Another one of those moments comes on “Never Stop Believing,” one of a few of the more restrained numbers on the record. It shows some nice riffing, and though Nugent’s vocal isn’t bad, I would like to have heard it with the Derek St. Holmes vocal, as I think it fits him a little better.
Speaking of St. Holmes, he does make an appearance. I have to admit that, in the past, I’ve always preferred the Nugent-sung songs to St. Holmes’ efforts. St. Holmes is, inarguably, the far better singer, but Nugent’s songs were always louder, wilder and crazier.
On this record, though, it’s St. Holmes that provides the highlight on “Everything Matters,” a rhythm and blues-influenced piece. Nugent focuses on delivering some tasty licks, and St. Holmes delivers in a big way on a song that, as Nugent said in a recent interview, seems to be written especially for him. It’s easily one of the highlights of Shut Up & Jam. Together, they just lay back, dial down the attitude and focus on the song.
The other guest shot, from Sammy Hagar on “She’s Gone,” is almost equally entertaining, conjuring up images of some of Nugent’s best work with St. Holmes in the 1970s.
Of course, it being a Nugent album, you’re going to have some crazy, goofy tunes that range from fun to absurd.

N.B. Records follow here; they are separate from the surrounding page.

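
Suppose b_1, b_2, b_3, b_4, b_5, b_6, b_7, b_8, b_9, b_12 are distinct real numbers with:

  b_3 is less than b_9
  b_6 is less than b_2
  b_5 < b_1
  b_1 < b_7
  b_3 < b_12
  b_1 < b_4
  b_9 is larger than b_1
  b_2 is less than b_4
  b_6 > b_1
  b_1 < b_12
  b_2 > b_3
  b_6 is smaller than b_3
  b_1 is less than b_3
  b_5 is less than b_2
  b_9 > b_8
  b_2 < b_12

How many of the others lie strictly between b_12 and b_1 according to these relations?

The relations place b_1 below b_12. An element lies strictly between them when it is forced above b_1 and also forced below b_12.
Above b_1: {b_6, b_3, b_7, b_9, b_2, b_4}. Below b_12: {b_5, b_6, b_3, b_2}.
Intersection: {b_6, b_3, b_2} — 3.

3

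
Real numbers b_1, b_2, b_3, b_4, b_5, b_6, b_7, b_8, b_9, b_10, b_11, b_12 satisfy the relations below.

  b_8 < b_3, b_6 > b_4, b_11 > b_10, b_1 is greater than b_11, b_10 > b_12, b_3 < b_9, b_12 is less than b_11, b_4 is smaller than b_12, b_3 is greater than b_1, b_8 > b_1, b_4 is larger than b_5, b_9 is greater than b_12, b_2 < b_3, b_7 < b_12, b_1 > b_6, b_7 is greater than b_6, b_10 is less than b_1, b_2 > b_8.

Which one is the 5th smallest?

Piecing the relations together gives one ordering: b_5 < b_4 < b_6 < b_7 < b_12 < b_10 < b_11 < b_1 < b_8 < b_2 < b_3 < b_9.
The 5th smallest is b_12.

b_12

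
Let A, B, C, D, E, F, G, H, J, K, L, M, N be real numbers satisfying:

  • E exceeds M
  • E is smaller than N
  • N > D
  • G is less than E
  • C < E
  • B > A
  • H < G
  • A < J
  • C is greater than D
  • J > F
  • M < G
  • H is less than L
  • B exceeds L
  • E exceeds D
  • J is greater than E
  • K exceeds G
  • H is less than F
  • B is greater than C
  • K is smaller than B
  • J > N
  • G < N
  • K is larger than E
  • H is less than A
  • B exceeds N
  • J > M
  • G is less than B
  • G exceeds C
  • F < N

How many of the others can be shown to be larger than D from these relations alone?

Directly above D: C, E, N.
One step further: G, K, J, B (7 so far).
Nothing else is reachable above D; 7 in all.

7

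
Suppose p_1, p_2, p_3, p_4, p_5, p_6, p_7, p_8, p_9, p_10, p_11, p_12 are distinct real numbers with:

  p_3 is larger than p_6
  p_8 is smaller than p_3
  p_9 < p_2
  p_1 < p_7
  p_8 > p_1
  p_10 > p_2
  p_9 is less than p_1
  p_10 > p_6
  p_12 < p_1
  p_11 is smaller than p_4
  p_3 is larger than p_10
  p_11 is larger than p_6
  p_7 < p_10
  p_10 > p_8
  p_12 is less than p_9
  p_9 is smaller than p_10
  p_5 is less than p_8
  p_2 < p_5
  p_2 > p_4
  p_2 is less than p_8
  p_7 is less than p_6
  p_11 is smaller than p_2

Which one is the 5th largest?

Chaining the given pairs: p_12 < p_9 < p_1 < p_7 < p_6 < p_11 < p_4 < p_2 < p_5 < p_8 < p_10 < p_3.
The 5th largest is p_2.

p_2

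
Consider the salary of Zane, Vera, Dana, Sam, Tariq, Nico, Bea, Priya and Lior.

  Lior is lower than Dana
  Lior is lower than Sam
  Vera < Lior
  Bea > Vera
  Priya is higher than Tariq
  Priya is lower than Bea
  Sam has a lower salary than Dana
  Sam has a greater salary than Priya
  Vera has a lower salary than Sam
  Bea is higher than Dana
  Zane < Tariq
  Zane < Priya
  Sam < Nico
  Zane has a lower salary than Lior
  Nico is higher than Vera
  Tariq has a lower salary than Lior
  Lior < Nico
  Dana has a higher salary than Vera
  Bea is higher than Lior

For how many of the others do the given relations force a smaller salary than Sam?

5

From Sam the given relations immediately reach Vera, Lior, Priya.
From those, Zane, Tariq — 5 in total.
Nothing else is reachable below Sam; 5 in all.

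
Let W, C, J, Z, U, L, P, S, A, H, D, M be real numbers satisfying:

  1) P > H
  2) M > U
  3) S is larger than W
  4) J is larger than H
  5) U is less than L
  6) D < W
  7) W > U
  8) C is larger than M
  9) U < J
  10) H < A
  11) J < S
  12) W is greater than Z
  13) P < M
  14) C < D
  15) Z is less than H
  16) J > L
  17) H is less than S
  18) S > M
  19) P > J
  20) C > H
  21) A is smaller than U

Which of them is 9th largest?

U

Piecing the relations together gives one ordering: Z < H < A < U < L < J < P < M < C < D < W < S.
The 9th largest is U.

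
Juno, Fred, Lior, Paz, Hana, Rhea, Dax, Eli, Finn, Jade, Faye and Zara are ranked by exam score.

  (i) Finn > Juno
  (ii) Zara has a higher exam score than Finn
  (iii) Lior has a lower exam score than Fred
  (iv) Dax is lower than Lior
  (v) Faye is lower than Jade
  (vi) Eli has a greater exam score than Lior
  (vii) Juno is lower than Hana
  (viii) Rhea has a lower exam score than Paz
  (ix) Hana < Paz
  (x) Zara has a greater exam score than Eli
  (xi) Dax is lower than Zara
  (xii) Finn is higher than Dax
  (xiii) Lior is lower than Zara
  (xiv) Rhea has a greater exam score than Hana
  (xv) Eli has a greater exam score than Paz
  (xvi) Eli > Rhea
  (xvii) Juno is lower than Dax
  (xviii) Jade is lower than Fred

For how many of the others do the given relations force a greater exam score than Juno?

9

Directly above Juno: Hana, Dax, Finn.
One step further: Rhea, Lior, Paz, Zara (7 so far).
One step further: Fred, Eli (9 so far).
No other element is forced above Juno by the given relations, so the count is 9.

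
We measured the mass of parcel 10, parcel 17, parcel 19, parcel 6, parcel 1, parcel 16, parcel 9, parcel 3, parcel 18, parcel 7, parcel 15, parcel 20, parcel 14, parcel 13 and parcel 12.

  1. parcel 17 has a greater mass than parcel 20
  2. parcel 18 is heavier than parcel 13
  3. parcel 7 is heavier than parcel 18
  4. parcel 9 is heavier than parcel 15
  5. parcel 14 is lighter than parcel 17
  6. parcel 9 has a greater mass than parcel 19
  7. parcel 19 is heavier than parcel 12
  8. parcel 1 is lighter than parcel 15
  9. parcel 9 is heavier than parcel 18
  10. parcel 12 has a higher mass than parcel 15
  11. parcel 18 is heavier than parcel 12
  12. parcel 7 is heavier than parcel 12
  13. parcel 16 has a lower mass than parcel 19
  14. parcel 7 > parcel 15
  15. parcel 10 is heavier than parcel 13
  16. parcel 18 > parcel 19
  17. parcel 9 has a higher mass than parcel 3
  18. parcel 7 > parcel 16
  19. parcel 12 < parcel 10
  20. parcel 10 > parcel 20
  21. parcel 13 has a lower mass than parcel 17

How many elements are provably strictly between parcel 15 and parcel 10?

The relations place parcel 15 below parcel 10. An element lies strictly between them when it is forced above parcel 15 and also forced below parcel 10.
Above parcel 15: {parcel 12, parcel 19, parcel 18, parcel 9, parcel 7}. Below parcel 10: {parcel 1, parcel 12, parcel 20, parcel 13}.
Intersection: {parcel 12} — 1.

1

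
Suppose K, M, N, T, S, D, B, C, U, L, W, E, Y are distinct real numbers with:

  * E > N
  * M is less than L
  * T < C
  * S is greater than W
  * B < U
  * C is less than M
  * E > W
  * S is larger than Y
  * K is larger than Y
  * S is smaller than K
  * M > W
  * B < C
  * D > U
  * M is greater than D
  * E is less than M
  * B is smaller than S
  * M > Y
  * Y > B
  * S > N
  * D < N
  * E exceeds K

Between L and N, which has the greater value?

L

N < S < K < E < M < L, by transitivity through S, K, E, M.
So N < L; L is the larger of the two.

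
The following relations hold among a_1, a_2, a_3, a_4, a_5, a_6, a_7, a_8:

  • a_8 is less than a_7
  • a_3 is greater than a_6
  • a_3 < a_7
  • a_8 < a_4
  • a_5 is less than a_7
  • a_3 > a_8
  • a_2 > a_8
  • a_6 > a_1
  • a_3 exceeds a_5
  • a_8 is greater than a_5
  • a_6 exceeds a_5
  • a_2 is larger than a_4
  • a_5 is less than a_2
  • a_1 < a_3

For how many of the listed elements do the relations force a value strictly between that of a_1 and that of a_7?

2

The relations place a_1 below a_7. An element lies strictly between them when it is forced above a_1 and also forced below a_7.
Above a_1: {a_6, a_3}. Below a_7: {a_5, a_8, a_6, a_3}.
Intersection: {a_6, a_3} — 2.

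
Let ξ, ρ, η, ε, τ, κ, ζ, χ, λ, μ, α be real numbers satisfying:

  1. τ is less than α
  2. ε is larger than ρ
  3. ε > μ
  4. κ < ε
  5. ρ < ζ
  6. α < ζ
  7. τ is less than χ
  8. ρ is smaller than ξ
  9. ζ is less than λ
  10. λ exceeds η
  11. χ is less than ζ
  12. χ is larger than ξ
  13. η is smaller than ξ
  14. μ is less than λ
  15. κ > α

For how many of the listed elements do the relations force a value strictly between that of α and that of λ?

1

The relations place α below λ. An element lies strictly between them when it is forced above α and also forced below λ.
Above α: {κ, ε, ζ}. Below λ: {ρ, μ, τ, η, ξ, χ, ζ}.
Intersection: {ζ} — 1.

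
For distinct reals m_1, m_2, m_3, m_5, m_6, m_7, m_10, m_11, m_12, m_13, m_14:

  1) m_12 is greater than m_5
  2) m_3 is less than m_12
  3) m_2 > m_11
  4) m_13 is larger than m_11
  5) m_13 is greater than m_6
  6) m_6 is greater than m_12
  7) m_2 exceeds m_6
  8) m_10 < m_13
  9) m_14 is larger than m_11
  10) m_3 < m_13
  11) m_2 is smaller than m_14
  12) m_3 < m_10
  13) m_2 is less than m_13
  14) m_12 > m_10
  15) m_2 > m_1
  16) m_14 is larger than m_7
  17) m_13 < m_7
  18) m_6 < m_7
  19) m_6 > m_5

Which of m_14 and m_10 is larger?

Chaining the given relations: m_10 < m_12 < m_6 < m_2 < m_13 < m_7 < m_14.
So m_10 < m_14; m_14 is the larger of the two.

m_14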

On the fun end of the spectrum is “I Love My BBQ.” It’s easily one of the silliest pieces on the record, but it has a catchy, cool groove that wins you over and, despite yourself, you end up walking around hours later singing it in your head.
On the other end, you have “Do-Rags and a .45,” which seems designed on the verse to make you think of the classic “Dog Eat Dog,” but lyrically, it’s a little dumb and seems counter to Nugent’s usual message. “Trample the Weak, Hurdle the Dead” also fits into that category with a lot of macho posturing. It doesn’t even benefit from being a musically entertaining song like “Do-Rags and a .45.”
One song that surprised me a bit was “Semper Fi.” The title had planted an idea of what might be coming before I heard the song. It turned out to be a pretty nasty, grooving rocker that, despite lacking a little bit of lyrical creativity, is one of the better tunes on Shut Up & Jam.
At the end of the day, this album tells you what you already know about Ted Nugent – he loves America, he loves his barbecue and he loves being the center of attention. While it’s not his strongest outing, it’s a perfect example of what he does. If you’re a fan, you’ll enjoy it. If you’re one of the folks that hates him, well, you’re probably not listening to it anyway.